Conspiracy theories are not the same as conspiracies. Conspiracies exist, secrets are hidden, governments bury their dubious affairs, everybody spies on everybody else, the world is awash in blackness.
Conspiracy theories don’t start out as “the government/Illuminati/Jews/Lizard People did a bad thing.” They start with the premise that small cabals can twist reality to their bidding, pressure the tens of thousands of people involved to keep quiet until death and beyond, spend billions of dollars without any trace, have ninja agents operate invisibly, and yet leave thousands of clues that nobody but themselves can find and weave into a proper story.
Conspiracy theories are ludicrous because they are bad thinking. They are models of how not to get at truth. They can’t be proved true because they don’t operate within the world of facts and logic that are needed to discover truths. Secrets can be found out. We find them every day, big and small. Conspiracy theories are forever mockable.
Nah - read The Sword and the Shield, a history of the KGB written after the collapse of the Soviet Union and the Mitrokhin Archive of papers smuggled out of the agency’s records.
The frequent ineptitude and limited abilities of the Soviet spy network was never what McCarthy or the John Birch Society ever thought it was.
(Similarly to the current thread, scientific theories were mentioned a lot.)
I found the above by googling the words:
site:boards.straightdope.com conspiracy theories proved true
which also turned up numerous other threads discussing the truth of various individual CT’s.

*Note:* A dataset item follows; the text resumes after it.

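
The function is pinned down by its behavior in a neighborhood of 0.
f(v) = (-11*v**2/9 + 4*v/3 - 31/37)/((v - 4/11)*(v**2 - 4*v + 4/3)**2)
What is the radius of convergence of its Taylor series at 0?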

Fails the OP’s first criterion, in that everyone (or at least everyone paying even a modicum of attention) knew that it was going on. We might not know just how much capability the NSA has, but we know that whatever they do have, they’re using to the fullness of their capability.
As has been pointed out ad ultra nauseum, this “research” was far from a conspiracy, since findings were published in at least one medical journal. Not being publicized in the news media is not the same as being a “conspiracy”.
If the question in the OP is phrased as “what conspiracy theories generated by the general public in books/radio programs/on the Internet have turned out to be true”, it turns out to be a very very very short list.
A rare example is the Dreyfus affair, heavily featuring brilliant amateur detectives and a lying, denying officialdom.
It’s not clear that the conspiracy to eliminate public transportation systems was effective, but there was a conspiracy and a conviction. I bet the $1 fine must have hurt.